Referring to Article 49 of the 1949 Geneva Convention I, Article 50 of the 1949 Geneva Convention II, Article 129 of the of the 1949 Geneva Convention III and Article 146 of the 1949 Geneva Convention IV, Belgium further stated that these provisions contained the obligation of States to prosecute the authors of crimes defined by the Conventions, regardless of their nationality and of the place of the crime, as long as they were present on the territory of the State exercising its jurisdiction. According to Belgium, such an obligation also existed as regards crimes against humanity, resulting from customary and treaty law. 
Belgium, Oral pleadings before the ICJ, Arrest Warrant case, 18 October 2001, Verbatim Record CR 2001/9, § 10(6).
According to the Report on the Practice of Belgium, it is the opinio juris of Belgium that it has the right to consider “grave breaches” committed also in the context of non-international conflicts as punishable under Belgian penal law, regardless of the nationality of the alleged perpetrator or the victim or of the place where the act was committed, on the basis of universal jurisdiction. 
Report on the Practice of Belgium, 1997, Chapter 6.4.
In a meeting with the Human Rights Committee in 2004 to discuss its fourth periodic report submitted in 2003, Belgium stated:
7. … Belgium’s withdrawal of a warrant for the arrest of former Congolese minister Mr.

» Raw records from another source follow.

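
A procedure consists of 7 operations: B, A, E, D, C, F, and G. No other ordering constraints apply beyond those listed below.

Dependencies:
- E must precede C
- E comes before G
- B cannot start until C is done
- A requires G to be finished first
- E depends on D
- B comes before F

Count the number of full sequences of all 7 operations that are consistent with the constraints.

10

D is the only operation with nothing required before it, so every ordering starts there.
Systematically extending each partial ordering one operation at a time and counting, there are 10 complete orderings.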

Yerodia Aboulaye Ndombasi following a relevant decision by the International Court of Justice in The Hague indicated its willingness to assume responsibility when found to be contravening provisions of international agreements to which it was a party.
8. The concept of universal jurisdiction drew legitimacy from an interpretation of the Geneva Conventions, by virtue of which offences recognized by the community of nations as of universal concern, such as war crimes, could be prosecuted by individual States. The above-mentioned proceedings instituted against Mr. Ndombasi, had been declared inadmissible owing to the defendant’s immunity and not because of the inapplicability of universal jurisdiction.
9. The Belgian universal jurisdiction law had not been repealed as such. However, in 2003 a series of provisions stipulating the necessity of a link with the prosecuting State had been introduced, which restricted its scope. A question had been raised concerning the legal status of persons whose complaints were no longer admissible under the amended legislation. There had been concern that the new provisions might violate the victim’s right to effective recourse.
10. The majority of complaints that had been declared inadmissible on the basis of the new criteria had concerned cases where the accused enjoyed immunity. By rejecting such cases, Belgium was complying with a relevant decision of the International Court of Justice. 
Belgium, Summary record of meeting with the Human Rights Committee of 13 July 2004 in relation to the fourth periodic report under the International Covenant on Civil and Political Rights, UN Doc. CCPR/C/SR.2199, 23 July 2004, §§ 7–10.